Mary B. Hamilton—In the Spotlight

Practice Point

Mary B. Hamilton—In the Spotlight

July 2017

This month’s spotlight is on longtime CLEBC volunteer Mary B. Hamilton of Alexander Holburn, editorial board member and author of numerous CLEBC wills and estates practice publications.

When did you first get involved with CLEBC? What motivates you to continue sharing your time and expertise?

When I was new in the field, I was a CLEBC course attendee learning the basics of estate planning and administration. I first contributed to CLEBC’s publications in 1997, when Wills and Personal Planning Precedents: An Annotated Guide was initially published. Peter Bogardus, KC and I had overhauled our wills precedents at Davis & Company (as it then was), and gone through that work, we thought we should contribute it to the profession to save others the trouble of going through the same exercise. At that time, CLEBC wanted to produce a wills precedent publication, so the timing was perfect. I continue to share my expertise because I think the best way to learn is to share. Sharing keeps me current and I think if we can share knowledge and help each other out, we should do that.

What are you currently working on (or have you most recently worked on) with CLEBC?

I continue to do annual updates for Wills and Personal Planning Precedents: An Annotated Guide with Sadie Wetzel of DLA Piper (Canada) LLP now that Peter has retired. I am also on the editorial board of BC Probate & Estate Administration Practice Manual and BC Estate Planning & Wealth Preservation, along with being an author for the Annotated Estates Practice and Wills, Estates and Succession Act Transition Guide. I also enjoyed recently presenting at the Estate Planning Express – 15 Minute Topics course.

What inspired you to focus your practice on wills, estates, and trusts?

A few things. One, who you work with is always important. Peter Bogardus was an amazing mentor who wanted a junior, and I was delighted to have that opportunity. Two, I very much enjoy having no one “on the other side”. In my practice, it’s typically just my clients and me. Although we consider other people and many factors, for the most part we work directly towards the clients’ goals. And, three, I find the wills and estates bar is filled with exceptionally nice people.

In your opinion, what makes wills, estates, and trusts practice different from other practice areas?

I think there’s a real appreciation by clients for lawyers’ assistance. Few people want to be in litigation or want legal costs as added expenses in their business transactions. However, I find on the planning side, clients are just so happy when their wills or estate plans are complete. On the estate administration side, I enjoy being able to helping people during what is often a terribly emotional time. If you as a lawyer can make any legal process easy and accessible, clients are very appreciative of your help.

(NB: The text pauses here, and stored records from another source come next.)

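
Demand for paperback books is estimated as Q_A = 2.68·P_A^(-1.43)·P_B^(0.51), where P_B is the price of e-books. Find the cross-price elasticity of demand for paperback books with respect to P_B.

In a log-linear (constant-elasticity) demand function, the coefficient on the exponent of P_B is the cross-price elasticity.
ε = 0.51. Positive, so paperback books and e-books are substitutes.

0.51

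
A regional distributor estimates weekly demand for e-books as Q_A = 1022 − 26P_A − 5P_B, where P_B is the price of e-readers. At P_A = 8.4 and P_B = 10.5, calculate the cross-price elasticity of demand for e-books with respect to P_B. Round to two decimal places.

-0.07

At P_A = 8.4 and P_B = 10.5: Q_A = 751.1.
∂Q_A/∂P_B = -5.
ε = (∂Q_A/∂P_B)(P_B/Q_A) = -5 × (10.5/751.1) ≈ -0.07.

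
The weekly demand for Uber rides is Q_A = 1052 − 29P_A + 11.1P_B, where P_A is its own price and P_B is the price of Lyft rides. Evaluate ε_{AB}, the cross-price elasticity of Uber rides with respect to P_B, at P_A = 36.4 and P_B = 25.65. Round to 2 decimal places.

At P_A = 36.4 and P_B = 25.65: Q_A = 281.115.
∂Q_A/∂P_B = 11.1.
ε = (∂Q_A/∂P_B)(P_B/Q_A) = 11.1 × (25.65/281.115) ≈ 1.01.

1.01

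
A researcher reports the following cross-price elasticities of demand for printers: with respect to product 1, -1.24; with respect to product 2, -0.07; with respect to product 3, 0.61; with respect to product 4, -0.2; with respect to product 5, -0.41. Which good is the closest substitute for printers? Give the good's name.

Substitutes have ε > 0. Among the positive values, 0.61 (product 3) is largest.

product 3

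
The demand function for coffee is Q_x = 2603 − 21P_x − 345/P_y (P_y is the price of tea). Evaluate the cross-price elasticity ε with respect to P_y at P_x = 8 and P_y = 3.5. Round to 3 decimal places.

0.042

At P_x = 8 and P_y = 3.5: Q_x = 2336.429.
∂Q_x/∂P_y = 345/P_y² = 28.1633.
ε = (∂Q_x/∂P_y)(P_y/Q_x) = 28.1633 × (3.5/2336.429) ≈ 0.042.
ε > 0: substitutes.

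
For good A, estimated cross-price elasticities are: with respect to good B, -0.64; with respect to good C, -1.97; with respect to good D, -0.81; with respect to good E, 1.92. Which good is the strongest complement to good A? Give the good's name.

good C

Complements have ε < 0. The most negative value is -1.97 (good C).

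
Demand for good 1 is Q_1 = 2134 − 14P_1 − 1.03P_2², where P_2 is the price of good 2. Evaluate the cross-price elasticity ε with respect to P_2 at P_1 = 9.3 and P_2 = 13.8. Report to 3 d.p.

At P_1 = 9.3 and P_2 = 13.8: Q_1 = 1807.647.
∂Q_1/∂P_2 = -2.06P_2 = -2.06(13.8) = -28.4280.
ε = (∂Q_1/∂P_2)(P_2/Q_1) = -28.4280 × (13.8/1807.647) ≈ -0.217.
ε < 0: complements.

-0.217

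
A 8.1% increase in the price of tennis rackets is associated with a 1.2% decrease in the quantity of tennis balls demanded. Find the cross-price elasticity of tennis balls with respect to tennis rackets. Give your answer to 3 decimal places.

-0.148

ε = (%ΔQ of tennis balls) / (%ΔP of tennis rackets) = (-1.2%) / (8.1%) ≈ -0.148.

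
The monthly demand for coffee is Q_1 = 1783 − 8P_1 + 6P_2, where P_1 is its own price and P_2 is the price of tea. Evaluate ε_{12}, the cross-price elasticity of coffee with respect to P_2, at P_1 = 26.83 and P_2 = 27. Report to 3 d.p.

0.094

At P_1 = 26.83 and P_2 = 27: Q_1 = 1730.36.
∂Q_1/∂P_2 = 6.
ε = (∂Q_1/∂P_2)(P_2/Q_1) = 6 × (27/1730.36) ≈ 0.094.
Since ε > 0, coffee and tea are substitutes.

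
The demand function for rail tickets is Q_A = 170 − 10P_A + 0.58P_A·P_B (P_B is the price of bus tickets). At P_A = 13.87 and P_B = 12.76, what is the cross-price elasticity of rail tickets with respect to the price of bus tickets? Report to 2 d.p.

0.77

At P_A = 13.87 and P_B = 12.76: Q_A = 133.949.
∂Q_A/∂P_B = 0.58P_A = 0.58(13.87) = 8.0446.
ε = (∂Q_A/∂P_B)(P_B/Q_A) = 8.0446 × (12.76/133.949) ≈ 0.77.
ε > 0: substitutes.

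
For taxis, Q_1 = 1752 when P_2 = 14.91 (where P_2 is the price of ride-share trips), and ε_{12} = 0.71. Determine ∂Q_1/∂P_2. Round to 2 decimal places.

83.43

ε = (∂Q_1/∂P_2)·(P_2/Q_1) ⇒ ∂Q_1/∂P_2 = ε·Q_1/P_2 = 0.71 × 1752/14.91 ≈ 83.43.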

What are some of the biggest rewards and challenges in your practice area?

A big reward is mentoring young lawyers and seeing them grow into their practices. A big challenge is educating the public about the need for and value of experienced legal advice when drafting wills. Decades ago, a tariff system for estates (not in existence since the 1980s) resulted in a business model where lawyers would use artificially inexpensive wills as a way to acquire estate administration business. This led to a misperception still prevalent today that a will is a simple, fill-in-the form exercise that should be provided very inexpensively. However, proper will drafting and estate planning involves full information, experience, and judgment on topics such as who would make a better executor, what, when, and how a child could inherit, and whether the estate plan should include trusts.

What new trends/new requests from clients (if any) are you seeing currently emerge in this area?

An emerging trend is requests for alter ego trusts and joint partner trusts. The assets held by these trusts are not included in clients’ estates, and on the death of the settlors of the trust, trustees can distribute assets to trust beneficiaries according to the trust documents without obtaining probate and paying probate fees. Many clients are asking about trusts and many financial advisors and accountants are recommending their clients consider them.

What are the top skills that a successful lawyer practicing in wills, estates, and trusts must have?

I think you need to be comfortable dealing with complex legal issues but also very personal issues such as death and relationships. You need to be attuned to what clients are saying and then what they are really saying about family situations or personal relationships. Also, with our aging population, you need to be able to deal with issues of capacity. For example, if a child brings an elderly parent in to update their will, you need to figure out whether the child is acting in the parent’s best interest, or whether the child has another agenda, or perhaps a bit of both. In these situations, you have parse out what the client really wants. And remember, as lawyers, we aren’t trained on these practical matters of capacity, and we have to be able to work with medical professionals to figure out these key issues that turn on the facts.

You are also involved in charity law. Tell us about your thoughts on the future of this area.

Charity law is becoming a more and more complicated field. For example, donors now are asking whether they can gift money to charities with strings attached, or what happens when charities don’t follow donor wishes. For lawyers representing the organizations, endowments are becoming very sophisticated in structure, with endowments intended to exist for varying amounts of time or to have varying degrees of restriction on their purposes. Charity law is a complicated but professionally rewarding area, and the donors and people working with charities and other not-for-profit organizations are incredible individuals looking to make a difference.